Dr. Lonnie Smith

Breathe
(Blue Note)

The stylistic parameters of “organ jazz” are so cemented at this late date, it’s easy to believe that gritty grooves and churchy exclamations are the sole elements of a B-3 outfit’s presentation. The aesthetic of 78-year-old Hammond maestro Dr. Lonnie Smith includes those essentials of course, and has from the get-go: Just check out the offhand fervor of his spin on Little Walter’s “My Babe” from his 1967 debut, Finger Lickin’ Good Soul Organ. But Smith usually has something up his sleeve when it comes to enhancing the predictable approach of greasy vamps and swinging funk, and this live album has a handful of gambits to further the hopped-up soul strut expected from the form.

Recorded at New York’s Jazz Standard in 2017, a bandstand immediacy courses through Breathe. The shows were part of a 75th birthday bash, and wisely the good doctor surrounded himself with a feisty horn section. The expanded palette widens the music’s scope. Frenetic blasts of punctuation, like those that adorn “Track 9,” are so fierce, it’s easy to forget this is an organ record. John Ellis, an extraordinarily expressive saxophonist, tears it up on tenor, and then trumpeter Sean Jones and bari saxophonist Jason Marshall throw gasoline on his fire. For nine minutes, it sounds like Tower Of Power at The Plugged Nickel.

The set’s ballad is “World Weeps.” While managing to wax both ominous and vulnerable, it delivers opportunities for guitarist Jonathan Kreisberg and the leader himself to develop valuable thoughts in a rather short time frame. The precision of the band’s interplay shines here, and both solos build incrementally, calibrating drama with an expert touch. The act of patiently unpacking an idea just might be Smith’s superpower. Dynamics rule, mere titillation is banished.

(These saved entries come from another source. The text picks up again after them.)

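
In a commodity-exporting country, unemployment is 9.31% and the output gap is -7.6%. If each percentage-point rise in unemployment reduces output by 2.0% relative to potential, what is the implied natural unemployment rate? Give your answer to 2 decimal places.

5.51%

From Okun's law, u - u* = -(output gap)/β = -(-7.6)/2.0 = 3.8 points.
So u* = 9.31 - 3.8 = 5.51%.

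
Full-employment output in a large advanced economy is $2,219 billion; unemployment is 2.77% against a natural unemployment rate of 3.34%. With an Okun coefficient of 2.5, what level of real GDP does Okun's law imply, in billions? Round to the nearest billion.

Unemployment gap = 2.77 - 3.34 = -0.57 points, so the output gap is -2.5 × (-0.57) = 1.425%.
Actual GDP = 2219 × (1 + 1.425/100) = 2219 × 1.01425 ≈ 2251 billion.

$2,251 billion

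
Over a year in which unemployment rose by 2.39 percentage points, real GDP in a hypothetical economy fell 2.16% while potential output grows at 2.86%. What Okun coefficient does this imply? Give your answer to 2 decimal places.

β ≈ 2.10

Growth form: g_Y = g_Y* - β × Δu, so β = (g_Y* - g_Y)/Δu.
β = (2.86 + 2.16)/2.39 = 5.02/2.39 = 2.10.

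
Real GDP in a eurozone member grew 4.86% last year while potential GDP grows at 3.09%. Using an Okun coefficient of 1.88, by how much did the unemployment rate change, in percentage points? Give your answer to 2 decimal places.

-0.94 percentage points

Growth-rate Okun's law: g_Y = g_Y* - β × Δu, so Δu = (g_Y* - g_Y)/β.
Δu = (3.09 - 4.86)/1.88 = -1.77/1.88 = -0.94 percentage points.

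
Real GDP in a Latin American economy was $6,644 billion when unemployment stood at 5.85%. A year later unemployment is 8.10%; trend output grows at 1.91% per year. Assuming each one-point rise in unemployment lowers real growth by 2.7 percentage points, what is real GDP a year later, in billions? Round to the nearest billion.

$6,367 billion

Δu = 8.1 - 5.85 = 2.25 points.
Okun's law (growth form): g_Y = g_Y* - β × Δu = 1.91 - 2.7 × (2.25) = 1.91 - 6.075 = -4.165%.
Real GDP in the next year = 6644 × (1 - 4.165/100) = 6644 × 0.95835 ≈ 6367 billion.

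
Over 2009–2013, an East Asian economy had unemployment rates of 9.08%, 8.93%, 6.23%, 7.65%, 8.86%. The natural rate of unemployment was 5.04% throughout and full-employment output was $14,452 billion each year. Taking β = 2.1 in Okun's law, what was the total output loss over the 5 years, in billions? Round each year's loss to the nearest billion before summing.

$4,719 billion

Year 2009: gap = -2.1 × (9.08 - 5.04) = -8.484%, loss ≈ 14452 × 8.484/100 ≈ 1226.
Year 2010: gap = -2.1 × (8.93 - 5.04) = -8.169%, loss ≈ 14452 × 8.169/100 ≈ 1181.
Year 2011: gap = -2.1 × (6.23 - 5.04) = -2.499%, loss ≈ 14452 × 2.499/100 ≈ 361.
Year 2012: gap = -2.1 × (7.65 - 5.04) = -5.481%, loss ≈ 14452 × 5.481/100 ≈ 792.
Year 2013: gap = -2.1 × (8.86 - 5.04) = -8.022%, loss ≈ 14452 × 8.022/100 ≈ 1159.
Total lost output = 1226 + 1181 + 361 + 792 + 1159 = 4719 billion.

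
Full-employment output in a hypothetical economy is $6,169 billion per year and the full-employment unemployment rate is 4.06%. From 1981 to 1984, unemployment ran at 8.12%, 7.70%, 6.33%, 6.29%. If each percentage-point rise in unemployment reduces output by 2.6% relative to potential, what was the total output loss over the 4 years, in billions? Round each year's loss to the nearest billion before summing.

$1,957 billion

Year 1981: gap = -2.6 × (8.12 - 4.06) = -10.556%, loss ≈ 6169 × 10.556/100 ≈ 651.
Year 1982: gap = -2.6 × (7.7 - 4.06) = -9.464%, loss ≈ 6169 × 9.464/100 ≈ 584.
Year 1983: gap = -2.6 × (6.33 - 4.06) = -5.902%, loss ≈ 6169 × 5.902/100 ≈ 364.
Year 1984: gap = -2.6 × (6.29 - 4.06) = -5.798%, loss ≈ 6169 × 5.798/100 ≈ 358.
Total lost output = 651 + 584 + 364 + 358 = 1957 billion.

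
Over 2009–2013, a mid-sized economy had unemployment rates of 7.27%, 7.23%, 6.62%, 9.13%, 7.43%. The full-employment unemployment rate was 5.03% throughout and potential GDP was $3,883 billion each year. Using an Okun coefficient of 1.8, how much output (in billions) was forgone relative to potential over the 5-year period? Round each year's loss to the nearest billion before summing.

Year 2009: gap = -1.8 × (7.27 - 5.03) = -4.032%, loss ≈ 3883 × 4.032/100 ≈ 157.
Year 2010: gap = -1.8 × (7.23 - 5.03) = -3.96%, loss ≈ 3883 × 3.96/100 ≈ 154.
Year 2011: gap = -1.8 × (6.62 - 5.03) = -2.862%, loss ≈ 3883 × 2.862/100 ≈ 111.
Year 2012: gap = -1.8 × (9.13 - 5.03) = -7.38%, loss ≈ 3883 × 7.38/100 ≈ 287.
Year 2013: gap = -1.8 × (7.43 - 5.03) = -4.32%, loss ≈ 3883 × 4.32/100 ≈ 168.
Total lost output = 157 + 154 + 111 + 287 + 168 = 877 billion.

$877 billion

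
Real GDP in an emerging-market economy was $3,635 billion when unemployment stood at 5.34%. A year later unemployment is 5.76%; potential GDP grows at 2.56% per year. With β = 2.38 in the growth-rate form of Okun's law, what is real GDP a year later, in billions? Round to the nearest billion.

$3,692 billion

Δu = 5.76 - 5.34 = 0.42 points.
Okun's law (growth form): g_Y = g_Y* - β × Δu = 2.56 - 2.38 × (0.42) = 2.56 - 0.9996 = 1.5604%.
Real GDP in the next year = 3635 × (1 + 1.5604/100) = 3635 × 1.015604 ≈ 3692 billion.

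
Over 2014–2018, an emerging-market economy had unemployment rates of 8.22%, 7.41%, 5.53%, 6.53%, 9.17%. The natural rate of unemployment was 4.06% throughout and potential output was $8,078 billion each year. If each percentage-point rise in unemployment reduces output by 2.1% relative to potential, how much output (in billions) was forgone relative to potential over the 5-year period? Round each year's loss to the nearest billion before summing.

Year 2014: gap = -2.1 × (8.22 - 4.06) = -8.736%, loss ≈ 8078 × 8.736/100 ≈ 706.
Year 2015: gap = -2.1 × (7.41 - 4.06) = -7.035%, loss ≈ 8078 × 7.035/100 ≈ 568.
Year 2016: gap = -2.1 × (5.53 - 4.06) = -3.087%, loss ≈ 8078 × 3.087/100 ≈ 249.
Year 2017: gap = -2.1 × (6.53 - 4.06) = -5.187%, loss ≈ 8078 × 5.187/100 ≈ 419.
Year 2018: gap = -2.1 × (9.17 - 4.06) = -10.731%, loss ≈ 8078 × 10.731/100 ≈ 867.
Total lost output = 706 + 568 + 249 + 419 + 867 = 2809 billion.

$2,809 billion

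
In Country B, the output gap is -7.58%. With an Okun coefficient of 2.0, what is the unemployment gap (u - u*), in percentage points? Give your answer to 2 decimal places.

3.79 percentage points

Okun's law: output gap = -β × (u - u*), so u - u* = -(output gap)/β.
u - u* = -(-7.58)/2.0 = 3.79 percentage points.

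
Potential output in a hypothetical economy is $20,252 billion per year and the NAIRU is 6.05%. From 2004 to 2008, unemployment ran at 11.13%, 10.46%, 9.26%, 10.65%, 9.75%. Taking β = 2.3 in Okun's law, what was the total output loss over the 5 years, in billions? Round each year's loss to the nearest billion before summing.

Year 2004: gap = -2.3 × (11.13 - 6.05) = -11.684%, loss ≈ 20252 × 11.684/100 ≈ 2366.
Year 2005: gap = -2.3 × (10.46 - 6.05) = -10.143%, loss ≈ 20252 × 10.143/100 ≈ 2054.
Year 2006: gap = -2.3 × (9.26 - 6.05) = -7.383%, loss ≈ 20252 × 7.383/100 ≈ 1495.
Year 2007: gap = -2.3 × (10.65 - 6.05) = -10.58%, loss ≈ 20252 × 10.58/100 ≈ 2143.
Year 2008: gap = -2.3 × (9.75 - 6.05) = -8.51%, loss ≈ 20252 × 8.51/100 ≈ 1723.
Total lost output = 2366 + 2054 + 1495 + 2143 + 1723 = 9781 billion.

$9,781 billion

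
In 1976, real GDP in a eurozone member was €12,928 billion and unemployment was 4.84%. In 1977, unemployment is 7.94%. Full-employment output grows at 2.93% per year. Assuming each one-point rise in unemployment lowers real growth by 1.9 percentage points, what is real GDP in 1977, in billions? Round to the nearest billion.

€12,545 billion

Δu = 7.94 - 4.84 = 3.1 points.
Okun's law (growth form): g_Y = g_Y* - β × Δu = 2.93 - 1.9 × (3.10) = 2.93 - 5.89 = -2.96%.
Real GDP in the next year = 12928 × (1 - 2.96/100) = 12928 × 0.9704 ≈ 12545 billion.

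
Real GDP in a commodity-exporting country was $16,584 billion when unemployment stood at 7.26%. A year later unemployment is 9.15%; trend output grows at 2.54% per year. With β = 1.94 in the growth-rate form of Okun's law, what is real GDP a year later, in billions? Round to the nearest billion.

Δu = 9.15 - 7.26 = 1.89 points.
Okun's law (growth form): g_Y = g_Y* - β × Δu = 2.54 - 1.94 × (1.89) = 2.54 - 3.6666 = -1.1266%.
Real GDP in the next year = 16584 × (1 - 1.1266/100) = 16584 × 0.988734 ≈ 16397 billion.

$16,397 billion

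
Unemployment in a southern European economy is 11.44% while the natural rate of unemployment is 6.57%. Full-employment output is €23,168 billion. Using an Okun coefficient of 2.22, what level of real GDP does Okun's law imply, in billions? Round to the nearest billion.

Unemployment gap = 11.44 - 6.57 = 4.87 points, so the output gap is -2.22 × 4.87 = -10.8114%.
Actual GDP = 23168 × (1 - 10.8114/100) = 23168 × 0.891886 ≈ 20663 billion.

€20,663 billion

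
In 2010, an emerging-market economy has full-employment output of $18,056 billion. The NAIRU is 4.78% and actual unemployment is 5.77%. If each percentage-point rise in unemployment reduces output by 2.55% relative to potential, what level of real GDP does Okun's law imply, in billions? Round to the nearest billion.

Unemployment gap = 5.77 - 4.78 = 0.99 points, so the output gap is -2.55 × 0.99 = -2.5245%.
Actual GDP = 18056 × (1 - 2.5245/100) = 18056 × 0.974755 ≈ 17600 billion.

$17,600 billion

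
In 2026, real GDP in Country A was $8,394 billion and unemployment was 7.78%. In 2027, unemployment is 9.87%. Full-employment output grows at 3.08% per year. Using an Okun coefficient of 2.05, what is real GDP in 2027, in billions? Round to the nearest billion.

Δu = 9.87 - 7.78 = 2.09 points.
Okun's law (growth form): g_Y = g_Y* - β × Δu = 3.08 - 2.05 × (2.09) = 3.08 - 4.2845 = -1.2045%.
Real GDP in the next year = 8394 × (1 - 1.2045/100) = 8394 × 0.987955 ≈ 8293 billion.

$8,293 billion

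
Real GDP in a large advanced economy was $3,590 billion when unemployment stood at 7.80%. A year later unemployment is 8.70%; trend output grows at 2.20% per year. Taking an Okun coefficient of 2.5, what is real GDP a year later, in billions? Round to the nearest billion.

Δu = 8.7 - 7.8 = 0.9 points.
Okun's law (growth form): g_Y = g_Y* - β × Δu = 2.20 - 2.5 × (0.90) = 2.2 - 2.25 = -0.05%.
Real GDP in the next year = 3590 × (1 - 0.05/100) = 3590 × 0.9995 ≈ 3588 billion.

$3,588 billion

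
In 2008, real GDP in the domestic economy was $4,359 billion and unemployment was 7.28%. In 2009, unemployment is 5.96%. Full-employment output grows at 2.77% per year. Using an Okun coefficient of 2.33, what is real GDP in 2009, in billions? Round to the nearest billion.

$4,614 billion

Δu = 5.96 - 7.28 = -1.32 points.
Okun's law (growth form): g_Y = g_Y* - β × Δu = 2.77 - 2.33 × (-1.32) = 2.77 + 3.0756 = 5.8456%.
Real GDP in the next year = 4359 × (1 + 5.8456/100) = 4359 × 1.058456 ≈ 4614 billion.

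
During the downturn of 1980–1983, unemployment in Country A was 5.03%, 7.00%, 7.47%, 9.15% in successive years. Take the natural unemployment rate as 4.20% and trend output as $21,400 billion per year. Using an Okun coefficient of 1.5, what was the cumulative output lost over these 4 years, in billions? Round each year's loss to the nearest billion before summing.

Year 1980: gap = -1.5 × (5.03 - 4.2) = -1.245%, loss ≈ 21400 × 1.245/100 ≈ 266.
Year 1981: gap = -1.5 × (7 - 4.2) = -4.2%, loss ≈ 21400 × 4.2/100 ≈ 899.
Year 1982: gap = -1.5 × (7.47 - 4.2) = -4.905%, loss ≈ 21400 × 4.905/100 ≈ 1050.
Year 1983: gap = -1.5 × (9.15 - 4.2) = -7.425%, loss ≈ 21400 × 7.425/100 ≈ 1589.
Total lost output = 266 + 899 + 1050 + 1589 = 3804 billion.

$3,804 billion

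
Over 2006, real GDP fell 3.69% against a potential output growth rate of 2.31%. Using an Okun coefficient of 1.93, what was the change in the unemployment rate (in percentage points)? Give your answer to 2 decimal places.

Growth-rate Okun's law: g_Y = g_Y* - β × Δu, so Δu = (g_Y* - g_Y)/β.
Δu = (2.31 + 3.69)/1.93 = 6/1.93 = 3.11 percentage points.

3.11 percentage points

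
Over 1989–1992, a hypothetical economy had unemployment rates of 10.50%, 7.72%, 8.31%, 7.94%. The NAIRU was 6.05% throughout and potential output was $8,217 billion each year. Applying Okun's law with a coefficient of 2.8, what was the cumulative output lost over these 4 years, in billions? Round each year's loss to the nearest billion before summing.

$2,363 billion

Year 1989: gap = -2.8 × (10.5 - 6.05) = -12.46%, loss ≈ 8217 × 12.46/100 ≈ 1024.
Year 1990: gap = -2.8 × (7.72 - 6.05) = -4.676%, loss ≈ 8217 × 4.676/100 ≈ 384.
Year 1991: gap = -2.8 × (8.31 - 6.05) = -6.328%, loss ≈ 8217 × 6.328/100 ≈ 520.
Year 1992: gap = -2.8 × (7.94 - 6.05) = -5.292%, loss ≈ 8217 × 5.292/100 ≈ 435.
Total lost output = 1024 + 384 + 520 + 435 = 2363 billion.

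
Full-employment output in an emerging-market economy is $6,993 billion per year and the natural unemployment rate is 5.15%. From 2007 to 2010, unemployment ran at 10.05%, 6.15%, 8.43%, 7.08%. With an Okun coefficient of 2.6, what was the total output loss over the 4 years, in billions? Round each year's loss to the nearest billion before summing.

$2,020 billion

Year 2007: gap = -2.6 × (10.05 - 5.15) = -12.74%, loss ≈ 6993 × 12.74/100 ≈ 891.
Year 2008: gap = -2.6 × (6.15 - 5.15) = -2.6%, loss ≈ 6993 × 2.6/100 ≈ 182.
Year 2009: gap = -2.6 × (8.43 - 5.15) = -8.528%, loss ≈ 6993 × 8.528/100 ≈ 596.
Year 2010: gap = -2.6 × (7.08 - 5.15) = -5.018%, loss ≈ 6993 × 5.018/100 ≈ 351.
Total lost output = 891 + 182 + 596 + 351 = 2020 billion.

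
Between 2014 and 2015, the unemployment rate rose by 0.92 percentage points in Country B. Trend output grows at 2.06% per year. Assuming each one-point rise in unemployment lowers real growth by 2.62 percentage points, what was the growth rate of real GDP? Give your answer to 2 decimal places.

-0.35%

Growth-rate Okun's law: g_Y = g_Y* - β × Δu.
g_Y = 2.06 - 2.62 × (0.92) = 2.06 - 2.4104 = -0.3504%, i.e. -0.35% to 2 d.p.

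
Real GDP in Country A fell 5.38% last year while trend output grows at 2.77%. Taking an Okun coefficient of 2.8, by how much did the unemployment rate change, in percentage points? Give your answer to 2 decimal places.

2.91 percentage points

Growth-rate Okun's law: g_Y = g_Y* - β × Δu, so Δu = (g_Y* - g_Y)/β.
Δu = (2.77 + 5.38)/2.8 = 8.15/2.8 = 2.91 percentage points.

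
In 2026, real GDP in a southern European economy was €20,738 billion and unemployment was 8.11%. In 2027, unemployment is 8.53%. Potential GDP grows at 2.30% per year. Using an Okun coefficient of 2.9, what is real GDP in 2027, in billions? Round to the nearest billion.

€20,962 billion

Δu = 8.53 - 8.11 = 0.42 points.
Okun's law (growth form): g_Y = g_Y* - β × Δu = 2.30 - 2.9 × (0.42) = 2.3 - 1.218 = 1.082%.
Real GDP in the next year = 20738 × (1 + 1.082/100) = 20738 × 1.01082 ≈ 20962 billion.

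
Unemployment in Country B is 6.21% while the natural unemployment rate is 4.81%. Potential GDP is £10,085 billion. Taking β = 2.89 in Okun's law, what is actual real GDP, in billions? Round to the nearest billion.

Unemployment gap = 6.21 - 4.81 = 1.4 points, so the output gap is -2.89 × 1.4 = -4.046%.
Actual GDP = 10085 × (1 - 4.046/100) = 10085 × 0.95954 ≈ 9677 billion.

£9,677 billion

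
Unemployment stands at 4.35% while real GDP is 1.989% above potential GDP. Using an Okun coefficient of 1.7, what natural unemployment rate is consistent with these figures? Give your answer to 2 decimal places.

5.52%

From Okun's law, u - u* = -(output gap)/β = -(1.989)/1.7 = -1.17 points.
So u* = 4.35 + 1.17 = 5.52%.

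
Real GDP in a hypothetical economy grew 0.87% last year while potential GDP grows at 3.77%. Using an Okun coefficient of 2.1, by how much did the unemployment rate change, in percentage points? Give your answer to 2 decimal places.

1.38 percentage points

Growth-rate Okun's law: g_Y = g_Y* - β × Δu, so Δu = (g_Y* - g_Y)/β.
Δu = (3.77 - 0.87)/2.1 = 2.9/2.1 = 1.38 percentage points.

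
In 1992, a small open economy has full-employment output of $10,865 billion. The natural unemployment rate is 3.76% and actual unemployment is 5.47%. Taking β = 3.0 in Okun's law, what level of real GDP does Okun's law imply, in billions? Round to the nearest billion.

$10,308 billion

Unemployment gap = 5.47 - 3.76 = 1.71 points, so the output gap is -3 × 1.71 = -5.13%.
Actual GDP = 10865 × (1 - 5.13/100) = 10865 × 0.9487 ≈ 10308 billion.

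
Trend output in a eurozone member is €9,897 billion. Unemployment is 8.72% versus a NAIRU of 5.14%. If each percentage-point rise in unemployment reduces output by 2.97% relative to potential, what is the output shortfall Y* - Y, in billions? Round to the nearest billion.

€1,052 billion

Output gap = -2.97 × (8.72 - 5.14) = -2.97 × 3.58 = -10.6326%.
Actual GDP ≈ 9897 × 0.893674 ≈ 8845 billion, so the shortfall is 9897 - 8845 = 1052 billion.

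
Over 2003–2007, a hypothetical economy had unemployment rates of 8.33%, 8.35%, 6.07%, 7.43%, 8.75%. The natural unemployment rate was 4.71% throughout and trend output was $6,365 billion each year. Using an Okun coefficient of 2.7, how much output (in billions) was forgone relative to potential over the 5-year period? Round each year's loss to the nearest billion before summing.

Year 2003: gap = -2.7 × (8.33 - 4.71) = -9.774%, loss ≈ 6365 × 9.774/100 ≈ 622.
Year 2004: gap = -2.7 × (8.35 - 4.71) = -9.828%, loss ≈ 6365 × 9.828/100 ≈ 626.
Year 2005: gap = -2.7 × (6.07 - 4.71) = -3.672%, loss ≈ 6365 × 3.672/100 ≈ 234.
Year 2006: gap = -2.7 × (7.43 - 4.71) = -7.344%, loss ≈ 6365 × 7.344/100 ≈ 467.
Year 2007: gap = -2.7 × (8.75 - 4.71) = -10.908%, loss ≈ 6365 × 10.908/100 ≈ 694.
Total lost output = 622 + 626 + 234 + 467 + 694 = 2643 billion.

$2,643 billion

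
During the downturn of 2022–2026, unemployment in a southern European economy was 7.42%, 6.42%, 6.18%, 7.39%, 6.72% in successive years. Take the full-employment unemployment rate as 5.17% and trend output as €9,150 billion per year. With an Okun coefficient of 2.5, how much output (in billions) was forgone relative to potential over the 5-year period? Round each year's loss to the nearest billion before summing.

€1,895 billion

Year 2022: gap = -2.5 × (7.42 - 5.17) = -5.625%, loss ≈ 9150 × 5.625/100 ≈ 515.
Year 2023: gap = -2.5 × (6.42 - 5.17) = -3.125%, loss ≈ 9150 × 3.125/100 ≈ 286.
Year 2024: gap = -2.5 × (6.18 - 5.17) = -2.525%, loss ≈ 9150 × 2.525/100 ≈ 231.
Year 2025: gap = -2.5 × (7.39 - 5.17) = -5.55%, loss ≈ 9150 × 5.55/100 ≈ 508.
Year 2026: gap = -2.5 × (6.72 - 5.17) = -3.875%, loss ≈ 9150 × 3.875/100 ≈ 355.
Total lost output = 515 + 286 + 231 + 508 + 355 = 1895 billion.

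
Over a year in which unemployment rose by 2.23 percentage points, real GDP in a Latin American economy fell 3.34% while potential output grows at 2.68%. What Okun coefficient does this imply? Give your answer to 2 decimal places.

Growth form: g_Y = g_Y* - β × Δu, so β = (g_Y* - g_Y)/Δu.
β = (2.68 + 3.34)/2.23 = 6.02/2.23 = 2.70.

β ≈ 2.70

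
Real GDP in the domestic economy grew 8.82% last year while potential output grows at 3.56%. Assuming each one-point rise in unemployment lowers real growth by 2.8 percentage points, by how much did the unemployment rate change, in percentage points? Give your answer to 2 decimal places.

-1.88 percentage points

Growth-rate Okun's law: g_Y = g_Y* - β × Δu, so Δu = (g_Y* - g_Y)/β.
Δu = (3.56 - 8.82)/2.8 = -5.26/2.8 = -1.88 percentage points.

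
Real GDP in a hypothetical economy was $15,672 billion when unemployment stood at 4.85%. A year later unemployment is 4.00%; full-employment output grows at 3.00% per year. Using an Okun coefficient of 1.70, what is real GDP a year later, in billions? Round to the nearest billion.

$16,369 billion

Δu = 4 - 4.85 = -0.85 points.
Okun's law (growth form): g_Y = g_Y* - β × Δu = 3.00 - 1.70 × (-0.85) = 3 + 1.445 = 4.445%.
Real GDP in the next year = 15672 × (1 + 4.445/100) = 15672 × 1.04445 ≈ 16369 billion.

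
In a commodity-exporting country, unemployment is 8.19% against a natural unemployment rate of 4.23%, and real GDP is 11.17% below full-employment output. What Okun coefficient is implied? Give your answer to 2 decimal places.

Okun's law: output gap = -β × (u - u*).
-11.17 = -β × (8.19 - 4.23) = -β × 3.96, so β = 11.17/3.96 = 2.82.

β ≈ 2.82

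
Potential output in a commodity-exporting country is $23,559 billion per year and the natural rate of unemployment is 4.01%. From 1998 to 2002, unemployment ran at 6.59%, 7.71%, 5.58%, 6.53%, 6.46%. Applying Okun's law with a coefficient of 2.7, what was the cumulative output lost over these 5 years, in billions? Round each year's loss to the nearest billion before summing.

Year 1998: gap = -2.7 × (6.59 - 4.01) = -6.966%, loss ≈ 23559 × 6.966/100 ≈ 1641.
Year 1999: gap = -2.7 × (7.71 - 4.01) = -9.99%, loss ≈ 23559 × 9.99/100 ≈ 2354.
Year 2000: gap = -2.7 × (5.58 - 4.01) = -4.239%, loss ≈ 23559 × 4.239/100 ≈ 999.
Year 2001: gap = -2.7 × (6.53 - 4.01) = -6.804%, loss ≈ 23559 × 6.804/100 ≈ 1603.
Year 2002: gap = -2.7 × (6.46 - 4.01) = -6.615%, loss ≈ 23559 × 6.615/100 ≈ 1558.
Total lost output = 1641 + 2354 + 999 + 1603 + 1558 = 8155 billion.

$8,155 billion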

That doesn’t mean the music isn’t fiery. “Bright Eyes” and “Too Damn Hot” can be both buoyant and boisterous—refinement is central to the equation, especially when drummer Johnathan Blake nurtures a series of syncopation tacks on “Epistrophy” (he, in fact, burns throughout the program). Even the hymn featuring vocalist Alicia Olatuja is sparked by an enviable ardor.

The true surprises on Breathe are the disc’s bookends, two studio features by Iggy Pop that find the rock icon trading his “TV Eye” yelp for a plush bari murmur. Timmy Thomas’ “Why Can’t We Live Together” is as slinky as one might hope, and Donovan’s “Sunshine Superman,” in the organist’s book for about 50 years, delivers the shrugged-off savvy that’s long been key to Pop’s persona. Oddly, they integrate nicely with the live tracks. “Everybody’s hustlin’ just to have a little scene,” purrs Iggy. Dr. Smith has definitely found his.